Friday, August 19, 2016

...when I was just a peanut


I started playing basketball and baseball really early. I had 5 older brothers….it was our culture….we ran, we hid, we threw balls and caught them or got hit in the face. One of the first things I remember my father telling me was “keep your eye on the ball” as he pitched a baseball.  I would shoot at the hoop on my brother Dickie’s 6 foot 4 shoulders when I was just a peanut. Movement is my spiritual practice.  If I am walking or riding my bike or playing mitt’s and sticks with Ron, you know I am happy.

So aikido was a natural for me. Not that I knew it when I started. I just thought Ron was a fine looking fella, to quote my mother.

For the 1st year I stumbled about not having a clue. Not one clue. I did not understand the whole concept of being uke. Why would anyone want to fall down?  I could not roll…not at all. It was very scary and pitiful. I used to hide at the end of the line but the guys would push me up and encourage me even though every roll and every fall hurt like hell. I cried after class a lot. Once after a particularly terrifying class I vowed never to come back. Ron saw me scurrying out and he called me over to explain it was only noise when the guys yelled as they attacked me. He said noise can’t hurt you and the guys would never hurt me anyway. I didn’t totally believe him but I really appreciated him taking the time to explain that to me. When I was a kid my father would yell at me and then hit me. I never knew there was a separation.  I really needed aikido training badly.

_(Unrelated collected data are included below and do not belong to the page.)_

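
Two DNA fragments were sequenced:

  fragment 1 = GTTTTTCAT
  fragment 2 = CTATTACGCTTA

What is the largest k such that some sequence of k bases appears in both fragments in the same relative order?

Taking T at fragment 1[2]=fragment 2[2] → T at fragment 1[3]=fragment 2[4] → T at fragment 1[4]=fragment 2[5] → T at fragment 1[5]=fragment 2[10] → T at fragment 1[6]=fragment 2[11] → A at fragment 1[8]=fragment 2[12] gives a common subsequence of length 6. Since dp[9][12] = 6, nothing longer is possible.

6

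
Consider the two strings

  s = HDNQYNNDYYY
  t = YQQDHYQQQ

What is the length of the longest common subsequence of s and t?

3

One common subsequence of length 3: Q [4,3]; then D [8,4]; then Y [9,6]. The LCS DP gives dp[11][9] = 3, so this is optimal.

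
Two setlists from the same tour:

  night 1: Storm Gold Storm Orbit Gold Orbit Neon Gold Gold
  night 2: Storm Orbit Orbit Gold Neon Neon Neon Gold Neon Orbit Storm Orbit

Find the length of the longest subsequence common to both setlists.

5

Match Storm at night 1[1]=night 2[1]; then Orbit at night 1[4]=night 2[3]; then Gold at night 1[5]=night 2[4]; then Neon at night 1[7]=night 2[7]; then Gold at night 1[8]=night 2[8] — 5 songs in the same relative order in both. dp[9][12] = 5 confirms this is the maximum.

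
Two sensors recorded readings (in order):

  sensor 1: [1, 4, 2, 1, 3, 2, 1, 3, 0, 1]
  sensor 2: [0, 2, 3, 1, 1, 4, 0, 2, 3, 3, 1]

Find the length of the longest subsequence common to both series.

One common subsequence of length 6: 1 (sensor 1 #1, sensor 2 #5) → 4 (sensor 1 #2, sensor 2 #6) → 2 (sensor 1 #3, sensor 2 #8) → 3 (sensor 1 #5, sensor 2 #9) → 3 (sensor 1 #8, sensor 2 #10) → 1 (sensor 1 #10, sensor 2 #11). dp[10][11] = 6 confirms this is the maximum.

6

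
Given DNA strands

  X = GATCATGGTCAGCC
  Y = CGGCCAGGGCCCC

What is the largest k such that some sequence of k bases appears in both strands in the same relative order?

8

One common subsequence of length 8: G [1,3], C [4,5], A [5,6], G [7,8], G [8,9], C [10,11], C [13,12], C [14,13]. The LCS DP gives dp[14][13] = 8, so this is optimal.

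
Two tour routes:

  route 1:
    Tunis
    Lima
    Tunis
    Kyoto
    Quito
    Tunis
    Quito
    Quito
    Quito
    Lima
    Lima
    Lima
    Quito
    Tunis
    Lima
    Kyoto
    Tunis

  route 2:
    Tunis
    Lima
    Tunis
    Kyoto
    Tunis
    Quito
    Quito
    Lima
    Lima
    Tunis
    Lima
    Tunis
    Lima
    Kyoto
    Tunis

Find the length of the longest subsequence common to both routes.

Taking Tunis [1,1], Lima [2,2], Tunis [3,3], Kyoto [4,4], Tunis [6,5], Quito [8,6], Quito [9,7], Lima [10,8], Lima [11,9], Lima [12,11], Tunis [14,12], Lima [15,13], Kyoto [16,14], Tunis [17,15] gives a common subsequence of length 14, and the DP table's final entry dp[17][15] is also 14, so no common subsequence is longer.

14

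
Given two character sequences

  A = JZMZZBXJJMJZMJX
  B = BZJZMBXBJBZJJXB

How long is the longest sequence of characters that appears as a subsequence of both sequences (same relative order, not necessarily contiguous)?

Pick J [1,3] → Z [2,4] → M [3,5] → B [6,6] → X [7,7] → J [8,9] → J [11,12] → J [14,13] → X [15,14]; all 9 characters appear in both, in order, and the DP table's final entry dp[15][15] is also 9, so no common subsequence is longer.

9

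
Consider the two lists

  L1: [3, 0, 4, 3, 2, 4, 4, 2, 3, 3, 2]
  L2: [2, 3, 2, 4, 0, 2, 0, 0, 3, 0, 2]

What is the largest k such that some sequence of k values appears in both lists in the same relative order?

6

Match 3 (L1 #4, L2 #2) → 2 (L1 #5, L2 #3) → 4 (L1 #6, L2 #4) → 2 (L1 #8, L2 #6) → 3 (L1 #9, L2 #9) → 2 (L1 #11, L2 #11) — 6 values in the same relative order in both, and the DP table's final entry dp[11][11] is also 6, so no common subsequence is longer.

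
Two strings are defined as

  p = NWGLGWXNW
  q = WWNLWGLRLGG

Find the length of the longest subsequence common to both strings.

5

Let dp[i][j] be the LCS length of the first i characters of p and the first j characters of q. dp[i][j] = dp[i-1][j-1]+1 when the i-th and j-th characters match, else max(dp[i-1][j], dp[i][j-1]).
    ·  W  W  N  L  W  G  L  R  L  G  G
 ·  0  0  0  0  0  0  0  0  0  0  0  0
 N  0  0  0  1  1  1  1  1  1  1  1  1
 W  0  1  1  1  1  2  2  2  2  2  2  2
 G  0  1  1  1  1  2  3  3  3  3  3  3
 L  0  1  1  1  2  2  3  4  4  4  4  4
 G  0  1  1  1  2  2  3  4  4  4  5  5
 W  0  1  2  2  2  3  3  4  4  4  5  5
 X  0  1  2  2  2  3  3  4  4  4  5  5
 N  0  1  2  3  3  3  3  4  4  4  5  5
 W  0  1  2  3  3  4  4  4  4  4  5  5
dp[9][11] = 5. One LCS (by backtracking along matches): NWGLG.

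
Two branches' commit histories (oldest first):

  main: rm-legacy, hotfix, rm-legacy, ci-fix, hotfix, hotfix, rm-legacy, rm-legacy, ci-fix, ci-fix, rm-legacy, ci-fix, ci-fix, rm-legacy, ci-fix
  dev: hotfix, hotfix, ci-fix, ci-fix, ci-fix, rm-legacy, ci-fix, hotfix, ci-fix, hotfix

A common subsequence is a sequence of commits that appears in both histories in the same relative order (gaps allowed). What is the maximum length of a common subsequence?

7

Taking hotfix [2,2]; then ci-fix [4,3]; then ci-fix [9,4]; then ci-fix [10,5]; then rm-legacy [11,6]; then ci-fix [12,7]; then ci-fix [13,9] gives a common subsequence of length 7. Since dp[15][10] = 7, nothing longer is possible.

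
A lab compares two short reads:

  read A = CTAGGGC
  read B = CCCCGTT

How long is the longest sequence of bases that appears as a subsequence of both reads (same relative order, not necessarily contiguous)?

2

Let dp[i][j] be the LCS length of the first i bases of read A and the first j bases of read B. dp[i][j] = dp[i-1][j-1]+1 when the i-th and j-th bases match, else max(dp[i-1][j], dp[i][j-1]).
    ·  C  C  C  C  G  T  T
 ·  0  0  0  0  0  0  0  0
 C  0  1  1  1  1  1  1  1
 T  0  1  1  1  1  1  2  2
 A  0  1  1  1  1  1  2  2
 G  0  1  1  1  1  2  2  2
 G  0  1  1  1  1  2  2  2
 G  0  1  1  1  1  2  2  2
 C  0  1  2  2  2  2  2  2
dp[7][7] = 2. One LCS (by backtracking along matches): CT.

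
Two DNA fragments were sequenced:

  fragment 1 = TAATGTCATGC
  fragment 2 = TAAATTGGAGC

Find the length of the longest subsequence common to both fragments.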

So I kept training 3 times a week. And here I am waiting for classes to start up again in September….every few days I do some rolls so I know I still remember how. I will be 59 years old next week and I can fly through the air and land in a nice round roll. I love that and I love the me that aikido has helped me find.  

Tuesday, August 2, 2016

brown belt enegry...gulp.

With so much brown belt energy around it seemed as if the dojo might explode like a teenager does when confronted by a parent: Hurdling accusations, running in fear, hiding in the woods, peeking out to see if it is safe to come out.

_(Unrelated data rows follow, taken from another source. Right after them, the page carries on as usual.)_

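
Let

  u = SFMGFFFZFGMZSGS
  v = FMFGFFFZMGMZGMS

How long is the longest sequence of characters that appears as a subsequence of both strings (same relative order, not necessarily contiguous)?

12

One common subsequence of length 12: F (u #2, v #1) → M (u #3, v #2) → G (u #4, v #4) → F (u #5, v #5) → F (u #6, v #6) → F (u #7, v #7) → Z (u #8, v #8) → G (u #10, v #10) → M (u #11, v #11) → Z (u #12, v #12) → G (u #14, v #13) → S (u #15, v #15). Since dp[15][15] = 12, nothing longer is possible.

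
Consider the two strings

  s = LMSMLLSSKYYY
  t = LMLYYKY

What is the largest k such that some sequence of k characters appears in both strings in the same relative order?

Pick L (s #1, t #1), M (s #4, t #2), L (s #6, t #3), Y (s #10, t #4), Y (s #11, t #5), Y (s #12, t #7); all 6 characters appear in both, in order. Since dp[12][7] = 6, nothing longer is possible.

6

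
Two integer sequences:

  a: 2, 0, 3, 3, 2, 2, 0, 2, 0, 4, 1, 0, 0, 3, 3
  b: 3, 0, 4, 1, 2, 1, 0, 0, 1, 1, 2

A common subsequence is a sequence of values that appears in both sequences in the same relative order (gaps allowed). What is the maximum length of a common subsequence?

6

Match 3 at a[4]=b[1] → 0 at a[7]=b[2] → 2 at a[8]=b[5] → 1 at a[11]=b[6] → 0 at a[12]=b[7] → 0 at a[13]=b[8] — 6 values in the same relative order in both. Since dp[15][11] = 6, nothing longer is possible.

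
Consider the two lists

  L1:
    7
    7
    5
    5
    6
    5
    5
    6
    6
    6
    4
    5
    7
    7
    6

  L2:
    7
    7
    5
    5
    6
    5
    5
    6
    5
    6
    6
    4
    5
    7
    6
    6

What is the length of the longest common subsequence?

Match 7 [1,1], then 7 [2,2], then 5 [3,3], then 5 [4,4], then 6 [5,5], then 5 [6,6], then 5 [7,7], then 6 [8,8], then 6 [9,10], then 6 [10,11], then 4 [11,12], then 5 [12,13], then 7 [13,14], then 6 [15,16] — 14 values in the same relative order in both. The LCS DP gives dp[15][16] = 14, so this is optimal.

14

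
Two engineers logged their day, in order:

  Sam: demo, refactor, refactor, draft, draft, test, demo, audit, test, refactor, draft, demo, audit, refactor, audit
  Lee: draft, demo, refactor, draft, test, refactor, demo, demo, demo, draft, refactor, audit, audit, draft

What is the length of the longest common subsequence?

Match demo at Sam[1]=Lee[2] → refactor at Sam[3]=Lee[3] → draft at Sam[5]=Lee[4] → test at Sam[6]=Lee[5] → demo at Sam[7]=Lee[9] → refactor at Sam[10]=Lee[11] → audit at Sam[13]=Lee[12] → audit at Sam[15]=Lee[13] — 8 tasks in the same relative order in both, and the DP table's final entry dp[15][14] is also 8, so no common subsequence is longer.

8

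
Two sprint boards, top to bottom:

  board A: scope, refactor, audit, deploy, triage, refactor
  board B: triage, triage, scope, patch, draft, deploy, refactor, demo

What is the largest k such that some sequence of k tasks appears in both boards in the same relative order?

Pick scope (board A #1, board B #3), deploy (board A #4, board B #6), refactor (board A #6, board B #7); all 3 tasks appear in both, in order. Since dp[6][8] = 3, nothing longer is possible.

3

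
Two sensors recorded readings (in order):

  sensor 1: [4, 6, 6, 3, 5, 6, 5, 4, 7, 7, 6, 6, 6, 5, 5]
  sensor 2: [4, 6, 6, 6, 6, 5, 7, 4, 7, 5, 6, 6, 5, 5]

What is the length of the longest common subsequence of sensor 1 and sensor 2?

Taking 4 at sensor 1[1]=sensor 2[1], then 6 at sensor 1[2]=sensor 2[3], then 6 at sensor 1[3]=sensor 2[4], then 6 at sensor 1[6]=sensor 2[5], then 5 at sensor 1[7]=sensor 2[6], then 4 at sensor 1[8]=sensor 2[8], then 7 at sensor 1[9]=sensor 2[9], then 6 at sensor 1[12]=sensor 2[11], then 6 at sensor 1[13]=sensor 2[12], then 5 at sensor 1[14]=sensor 2[13], then 5 at sensor 1[15]=sensor 2[14] gives a common subsequence of length 11. Since dp[15][14] = 11, nothing longer is possible.

11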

The dojo is not just a physical space. It is a combination of energies that synergize to hold us all when we are weak or strong, emotional, vulnerable, serene or hurting.

We can be ourselves here in this place of mutual respect where we learn to give and get. We can hold space and energy for people here and we can receive both when we are in need.

Our dojo is not for everyone. One must be very brave and have fortitude to stay when the very naked aspect of our true selves arrive.

The dojo can hold space for most of us. But it cannot fix issues that must be addressed in other ways.

We are what we are, which is strong, true and even magnificent. Aikido training can complement our path and it can enhance self-knowledge and self-defense.  And we are not the answer to all of life’s ills.